Wednesday, December 10, 2008

When even evil squirrels want to watch me work

Do you envy the life of a freelancer? If I told you I often work on the couch, in my jammies, with the cat on my left, dog on my right, and laptop claiming the lap, would you sigh and say, hey that's the life for me? Apparently you wouldn't be the only one to feel this way. Today I looked up and found I had an audience of a squirrel who was pawing the window and looking in with longing.

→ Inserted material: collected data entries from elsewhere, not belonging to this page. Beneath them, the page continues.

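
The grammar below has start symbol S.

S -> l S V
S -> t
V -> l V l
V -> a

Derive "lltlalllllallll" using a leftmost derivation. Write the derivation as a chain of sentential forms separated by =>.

S => lSV   [S -> l S V]
lSV => llSVV   [S -> l S V]
llSVV => lltVV   [S -> t]
lltVV => lltlVlV   [V -> l V l]
lltlVlV => lltlalV   [V -> a]
lltlalV => lltlallVl   [V -> l V l]
lltlallVl => lltlalllVll   [V -> l V l]
lltlalllVll => lltlallllVlll   [V -> l V l]
lltlallllVlll => lltlalllllVllll   [V -> l V l]
lltlalllllVllll => lltlalllllallll   [V -> a]

S => lSV => llSVV => lltVV => lltlVlV => lltlalV => lltlallVl => lltlalllVll => lltlallllVlll => lltlalllllVllll => lltlalllllallll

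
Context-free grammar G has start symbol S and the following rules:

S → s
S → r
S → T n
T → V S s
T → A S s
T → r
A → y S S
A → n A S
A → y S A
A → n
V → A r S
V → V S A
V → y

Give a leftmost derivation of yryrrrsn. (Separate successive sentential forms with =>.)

S => Tn => ASsn => ySASsn => yrASsn => yrySSSsn => yryrSSsn => yryrrSsn => yryrrrsn

S => Tn   [S → T n]
Tn => ASsn   [T → A S s]
ASsn => ySASsn   [A → y S A]
ySASsn => yrASsn   [S → r]
yrASsn => yrySSSsn   [A → y S S]
yrySSSsn => yryrSSsn   [S → r]
yryrSSsn => yryrrSsn   [S → r]
yryrrSsn => yryrrrsn   [S → r]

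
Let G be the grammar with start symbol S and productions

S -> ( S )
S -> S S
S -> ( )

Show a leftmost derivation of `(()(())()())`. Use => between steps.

S => (S)   [S -> ( S )]
(S) => (SS)   [S -> S S]
(SS) => (()S)   [S -> ( )]
(()S) => (()SS)   [S -> S S]
(()SS) => (()SSS)   [S -> S S]
(()SSS) => (()(S)SS)   [S -> ( S )]
(()(S)SS) => (()(())SS)   [S -> ( )]
(()(())SS) => (()(())()S)   [S -> ( )]
(()(())()S) => (()(())()())   [S -> ( )]

S => (S) => (SS) => (()S) => (()SS) => (()SSS) => (()(S)SS) => (()(())SS) => (()(())()S) => (()(())()())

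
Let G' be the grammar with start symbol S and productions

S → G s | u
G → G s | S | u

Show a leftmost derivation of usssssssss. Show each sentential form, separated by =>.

S => Gs   [S → G s]
Gs => Ss   [G → S]
Ss => Gss   [S → G s]
Gss => Sss   [G → S]
Sss => Gsss   [S → G s]
Gsss => Gssss   [G → G s]
Gssss => Gsssss   [G → G s]
Gsssss => Gssssss   [G → G s]
Gssssss => Gsssssss   [G → G s]
Gsssssss => Gssssssss   [G → G s]
Gssssssss => Sssssssss   [G → S]
Sssssssss => Gsssssssss   [S → G s]
Gsssssssss => usssssssss   [G → u]

S=>Gs=>Ss=>Gss=>Sss=>Gsss=>Gssss=>Gsssss=>Gssssss=>Gsssssss=>Gssssssss=>Sssssssss=>Gsssssssss=>usssssssss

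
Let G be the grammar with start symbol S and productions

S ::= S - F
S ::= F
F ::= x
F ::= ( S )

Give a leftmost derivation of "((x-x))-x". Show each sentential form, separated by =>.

S=>S-F=>F-F=>(S)-F=>(F)-F=>((S))-F=>((S-F))-F=>((F-F))-F=>((x-F))-F=>((x-x))-F=>((x-x))-x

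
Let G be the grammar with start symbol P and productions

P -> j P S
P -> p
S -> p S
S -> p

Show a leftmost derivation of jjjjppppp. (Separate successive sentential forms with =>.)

P => jPS   [P -> j P S]
jPS => jjPSS   [P -> j P S]
jjPSS => jjjPSSS   [P -> j P S]
jjjPSSS => jjjjPSSSS   [P -> j P S]
jjjjPSSSS => jjjjpSSSS   [P -> p]
jjjjpSSSS => jjjjppSSS   [S -> p]
jjjjppSSS => jjjjpppSS   [S -> p]
jjjjpppSS => jjjjppppS   [S -> p]
jjjjppppS => jjjjppppp   [S -> p]

P => jPS => jjPSS => jjjPSSS => jjjjPSSSS => jjjjpSSSS => jjjjppSSS => jjjjpppSS => jjjjppppS => jjjjppppp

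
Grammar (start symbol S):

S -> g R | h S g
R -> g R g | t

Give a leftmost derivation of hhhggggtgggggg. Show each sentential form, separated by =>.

S => hSg   [S -> h S g]
hSg => hhSgg   [S -> h S g]
hhSgg => hhhSggg   [S -> h S g]
hhhSggg => hhhgRggg   [S -> g R]
hhhgRggg => hhhggRgggg   [R -> g R g]
hhhggRgggg => hhhgggRggggg   [R -> g R g]
hhhgggRggggg => hhhggggRgggggg   [R -> g R g]
hhhggggRgggggg => hhhggggtgggggg   [R -> t]

S=>hSg=>hhSgg=>hhhSggg=>hhhgRggg=>hhhggRgggg=>hhhgggRggggg=>hhhggggRgggggg=>hhhggggtgggggg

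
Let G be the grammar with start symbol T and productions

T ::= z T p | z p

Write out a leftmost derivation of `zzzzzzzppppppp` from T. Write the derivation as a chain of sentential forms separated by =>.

T => zTp => zzTpp => zzzTppp => zzzzTpppp => zzzzzTppppp => zzzzzzTpppppp => zzzzzzzppppppp

T => zTp   [T ::= z T p]
zTp => zzTpp   [T ::= z T p]
zzTpp => zzzTppp   [T ::= z T p]
zzzTppp => zzzzTpppp   [T ::= z T p]
zzzzTpppp => zzzzzTppppp   [T ::= z T p]
zzzzzTppppp => zzzzzzTpppppp   [T ::= z T p]
zzzzzzTpppppp => zzzzzzzppppppp   [T ::= z p]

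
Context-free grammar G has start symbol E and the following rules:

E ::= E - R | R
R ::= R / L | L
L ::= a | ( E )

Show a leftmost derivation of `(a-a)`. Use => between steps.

E => R => L => (E) => (E-R) => (R-R) => (L-R) => (a-R) => (a-L) => (a-a)

E => R   [E ::= R]
R => L   [R ::= L]
L => (E)   [L ::= ( E )]
(E) => (E-R)   [E ::= E - R]
(E-R) => (R-R)   [E ::= R]
(R-R) => (L-R)   [R ::= L]
(L-R) => (a-R)   [L ::= a]
(a-R) => (a-L)   [R ::= L]
(a-L) => (a-a)   [L ::= a]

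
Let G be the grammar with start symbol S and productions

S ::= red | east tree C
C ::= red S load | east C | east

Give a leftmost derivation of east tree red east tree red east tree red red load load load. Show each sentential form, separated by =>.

S => east tree C => east tree red S load => east tree red east tree C load => east tree red east tree red S load load => east tree red east tree red east tree C load load => east tree red east tree red east tree red S load load load => east tree red east tree red east tree red red load load load

S => east tree C   [S ::= east tree C]
east tree C => east tree red S load   [C ::= red S load]
east tree red S load => east tree red east tree C load   [S ::= east tree C]
east tree red east tree C load => east tree red east tree red S load load   [C ::= red S load]
east tree red east tree red S load load => east tree red east tree red east tree C load load   [S ::= east tree C]
east tree red east tree red east tree C load load => east tree red east tree red east tree red S load load load   [C ::= red S load]
east tree red east tree red east tree red S load load load => east tree red east tree red east tree red red load load load   [S ::= red]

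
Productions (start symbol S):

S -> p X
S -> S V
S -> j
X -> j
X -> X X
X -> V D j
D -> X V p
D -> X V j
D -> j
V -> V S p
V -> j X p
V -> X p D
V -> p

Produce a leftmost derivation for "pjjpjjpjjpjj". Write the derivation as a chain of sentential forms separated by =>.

S => pX   [S -> p X]
pX => pVDj   [X -> V D j]
pVDj => pjXpDj   [V -> j X p]
pjXpDj => pjVDjpDj   [X -> V D j]
pjVDjpDj => pjjXpDjpDj   [V -> j X p]
pjjXpDjpDj => pjjVDjpDjpDj   [X -> V D j]
pjjVDjpDjpDj => pjjpDjpDjpDj   [V -> p]
pjjpDjpDjpDj => pjjpjjpDjpDj   [D -> j]
pjjpjjpDjpDj => pjjpjjpjjpDj   [D -> j]
pjjpjjpjjpDj => pjjpjjpjjpjj   [D -> j]

S => pX => pVDj => pjXpDj => pjVDjpDj => pjjXpDjpDj => pjjVDjpDjpDj => pjjpDjpDjpDj => pjjpjjpDjpDj => pjjpjjpjjpDj => pjjpjjpjjpjj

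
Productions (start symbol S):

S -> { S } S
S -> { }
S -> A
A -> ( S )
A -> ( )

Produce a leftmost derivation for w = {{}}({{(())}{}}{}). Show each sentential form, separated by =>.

S=>{S}S=>{{}}S=>{{}}A=>{{}}(S)=>{{}}({S}S)=>{{}}({{S}S}S)=>{{}}({{A}S}S)=>{{}}({{(S)}S}S)=>{{}}({{(A)}S}S)=>{{}}({{(())}S}S)=>{{}}({{(())}{}}S)=>{{}}({{(())}{}}{})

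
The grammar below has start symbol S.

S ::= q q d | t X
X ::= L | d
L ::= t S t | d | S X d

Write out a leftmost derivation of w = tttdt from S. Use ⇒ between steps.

S ⇒ tX ⇒ tL ⇒ ttSt ⇒ tttXt ⇒ tttLt ⇒ tttdt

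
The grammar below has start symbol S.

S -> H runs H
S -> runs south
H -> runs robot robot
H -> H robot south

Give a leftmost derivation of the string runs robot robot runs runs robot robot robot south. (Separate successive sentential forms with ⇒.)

S ⇒ H runs H ⇒ runs robot robot runs H ⇒ runs robot robot runs H robot south ⇒ runs robot robot runs runs robot robot robot south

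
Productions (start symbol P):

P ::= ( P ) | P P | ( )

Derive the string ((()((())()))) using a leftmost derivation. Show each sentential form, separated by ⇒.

P ⇒ (P) ⇒ ((P)) ⇒ ((PP)) ⇒ ((()P)) ⇒ ((()(P))) ⇒ ((()(PP))) ⇒ ((()((P)P))) ⇒ ((()((())P))) ⇒ ((()((())())))

P ⇒ (P)   [P ::= ( P )]
(P) ⇒ ((P))   [P ::= ( P )]
((P)) ⇒ ((PP))   [P ::= P P]
((PP)) ⇒ ((()P))   [P ::= ( )]
((()P)) ⇒ ((()(P)))   [P ::= ( P )]
((()(P))) ⇒ ((()(PP)))   [P ::= P P]
((()(PP))) ⇒ ((()((P)P)))   [P ::= ( P )]
((()((P)P))) ⇒ ((()((())P)))   [P ::= ( )]
((()((())P))) ⇒ ((()((())())))   [P ::= ( )]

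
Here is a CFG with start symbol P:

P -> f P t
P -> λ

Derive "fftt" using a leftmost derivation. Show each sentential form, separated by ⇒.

P ⇒ fPt ⇒ ffPtt ⇒ fftt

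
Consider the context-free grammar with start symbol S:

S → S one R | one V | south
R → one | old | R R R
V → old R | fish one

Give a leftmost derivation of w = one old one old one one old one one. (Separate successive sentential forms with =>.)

S => S one R   [S → S one R]
S one R => S one R one R   [S → S one R]
S one R one R => one V one R one R   [S → one V]
one V one R one R => one old R one R one R   [V → old R]
one old R one R one R => one old R R R one R one R   [R → R R R]
one old R R R one R one R => one old one R R one R one R   [R → one]
one old one R R one R one R => one old one old R one R one R   [R → old]
one old one old R one R one R => one old one old one one R one R   [R → one]
one old one old one one R one R => one old one old one one old one R   [R → old]
one old one old one one old one R => one old one old one one old one one   [R → one]

S => S one R => S one R one R => one V one R one R => one old R one R one R => one old R R R one R one R => one old one R R one R one R => one old one old R one R one R => one old one old one one R one R => one old one old one one old one R => one old one old one one old one one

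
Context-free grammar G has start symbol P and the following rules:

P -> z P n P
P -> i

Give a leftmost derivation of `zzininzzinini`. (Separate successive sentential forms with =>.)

P => zPnP => zzPnPnP => zzinPnP => zzininP => zzininzPnP => zzininzzPnPnP => zzininzzinPnP => zzininzzininP => zzininzzinini

P => zPnP   [P -> z P n P]
zPnP => zzPnPnP   [P -> z P n P]
zzPnPnP => zzinPnP   [P -> i]
zzinPnP => zzininP   [P -> i]
zzininP => zzininzPnP   [P -> z P n P]
zzininzPnP => zzininzzPnPnP   [P -> z P n P]
zzininzzPnPnP => zzininzzinPnP   [P -> i]
zzininzzinPnP => zzininzzininP   [P -> i]
zzininzzininP => zzininzzinini   [P -> i]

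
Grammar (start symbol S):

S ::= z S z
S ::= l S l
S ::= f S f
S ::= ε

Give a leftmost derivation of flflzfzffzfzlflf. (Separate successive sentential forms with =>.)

S => fSf   [S ::= f S f]
fSf => flSlf   [S ::= l S l]
flSlf => flfSflf   [S ::= f S f]
flfSflf => flflSlflf   [S ::= l S l]
flflSlflf => flflzSzlflf   [S ::= z S z]
flflzSzlflf => flflzfSfzlflf   [S ::= f S f]
flflzfSfzlflf => flflzfzSzfzlflf   [S ::= z S z]
flflzfzSzfzlflf => flflzfzfSfzfzlflf   [S ::= f S f]
flflzfzfSfzfzlflf => flflzfzffzfzlflf   [S ::= ε]

S=>fSf=>flSlf=>flfSflf=>flflSlflf=>flflzSzlflf=>flflzfSfzlflf=>flflzfzSzfzlflf=>flflzfzfSfzfzlflf=>flflzfzffzfzlflf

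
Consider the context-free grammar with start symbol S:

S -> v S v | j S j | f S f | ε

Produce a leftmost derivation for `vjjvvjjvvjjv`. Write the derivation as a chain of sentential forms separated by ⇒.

S ⇒ vSv   [S -> v S v]
vSv ⇒ vjSjv   [S -> j S j]
vjSjv ⇒ vjjSjjv   [S -> j S j]
vjjSjjv ⇒ vjjvSvjjv   [S -> v S v]
vjjvSvjjv ⇒ vjjvvSvvjjv   [S -> v S v]
vjjvvSvvjjv ⇒ vjjvvjSjvvjjv   [S -> j S j]
vjjvvjSjvvjjv ⇒ vjjvvjjvvjjv   [S -> ε]

S⇒vSv⇒vjSjv⇒vjjSjjv⇒vjjvSvjjv⇒vjjvvSvvjjv⇒vjjvvjSjvvjjv⇒vjjvvjjvvjjv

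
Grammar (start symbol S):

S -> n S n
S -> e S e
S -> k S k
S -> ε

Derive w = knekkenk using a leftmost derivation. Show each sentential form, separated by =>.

S => kSk => knSnk => kneSenk => knekSkenk => knekkenk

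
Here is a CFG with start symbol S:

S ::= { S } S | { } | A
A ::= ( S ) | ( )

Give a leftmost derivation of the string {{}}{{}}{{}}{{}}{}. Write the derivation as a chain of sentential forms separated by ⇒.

S ⇒ {S}S   [S ::= { S } S]
{S}S ⇒ {{}}S   [S ::= { }]
{{}}S ⇒ {{}}{S}S   [S ::= { S } S]
{{}}{S}S ⇒ {{}}{{}}S   [S ::= { }]
{{}}{{}}S ⇒ {{}}{{}}{S}S   [S ::= { S } S]
{{}}{{}}{S}S ⇒ {{}}{{}}{{}}S   [S ::= { }]
{{}}{{}}{{}}S ⇒ {{}}{{}}{{}}{S}S   [S ::= { S } S]
{{}}{{}}{{}}{S}S ⇒ {{}}{{}}{{}}{{}}S   [S ::= { }]
{{}}{{}}{{}}{{}}S ⇒ {{}}{{}}{{}}{{}}{}   [S ::= { }]

S ⇒ {S}S ⇒ {{}}S ⇒ {{}}{S}S ⇒ {{}}{{}}S ⇒ {{}}{{}}{S}S ⇒ {{}}{{}}{{}}S ⇒ {{}}{{}}{{}}{S}S ⇒ {{}}{{}}{{}}{{}}S ⇒ {{}}{{}}{{}}{{}}{}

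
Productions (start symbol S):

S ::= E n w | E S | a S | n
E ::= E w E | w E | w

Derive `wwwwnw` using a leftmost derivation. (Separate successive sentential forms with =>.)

S=>ES=>wS=>wEnw=>wEwEnw=>wwwEnw=>wwwwnw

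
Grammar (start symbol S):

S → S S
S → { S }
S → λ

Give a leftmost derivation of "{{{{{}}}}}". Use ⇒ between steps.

S ⇒ SS   [S → S S]
SS ⇒ {S}S   [S → { S }]
{S}S ⇒ {SS}S   [S → S S]
{SS}S ⇒ {SSS}S   [S → S S]
{SSS}S ⇒ {{S}SS}S   [S → { S }]
{{S}SS}S ⇒ {{{S}}SS}S   [S → { S }]
{{{S}}SS}S ⇒ {{{{S}}}SS}S   [S → { S }]
{{{{S}}}SS}S ⇒ {{{{SS}}}SS}S   [S → S S]
{{{{SS}}}SS}S ⇒ {{{{{S}S}}}SS}S   [S → { S }]
{{{{{S}S}}}SS}S ⇒ {{{{{}S}}}SS}S   [S → λ]
{{{{{}S}}}SS}S ⇒ {{{{{}}}}SS}S   [S → λ]
{{{{{}}}}SS}S ⇒ {{{{{}}}}S}S   [S → λ]
{{{{{}}}}S}S ⇒ {{{{{}}}}}S   [S → λ]
{{{{{}}}}}S ⇒ {{{{{}}}}}   [S → λ]

S ⇒ SS ⇒ {S}S ⇒ {SS}S ⇒ {SSS}S ⇒ {{S}SS}S ⇒ {{{S}}SS}S ⇒ {{{{S}}}SS}S ⇒ {{{{SS}}}SS}S ⇒ {{{{{S}S}}}SS}S ⇒ {{{{{}S}}}SS}S ⇒ {{{{{}}}}SS}S ⇒ {{{{{}}}}S}S ⇒ {{{{{}}}}}S ⇒ {{{{{}}}}}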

It tapped the glass and gave it's best Disneyesque head tilt and tail curl. Tap tap. Scrape. Paw sliding slowly down to sill. But I am no fool. First of all, it is unbelievably boring to watch me work. I sit and sniff and scowl at the laptop for hours, only my fingers moving. It puts the pets to sleep. It puts husband to sleep. Secondly, what sane prey animal wants to attract the attention of a CAT and a DOG? Both pets gathered at the window and made their species appropriate noises. It didn't back away. Clearly this winsome thing was rabid or worse, possessed. I will assume the latter. Given the things I've been hearing on the news it wouldn't surprise me to find demon rodents are marching across the nation and infecting people with the urge to offer fat-cat bail-outs and for-sale-senate seats. I wasn't fooled by the winks. All the crazy hell spawn rodents can cha-cha on my fire escape all they want. I kept the window shut. None of that for me. I'm safe, for now.

2 comments:

Chris Cunningham said...

I'll pass on the squirrel, but I have to admit your description of "work" sounds pretty nice. Hope all is well--Chris

Semajio said...

Working in jammies is only a little bit better than sleeping in your jacket and tie. Both mean 80 hour weeks.

The squirrel may be evil, but he's not nuts.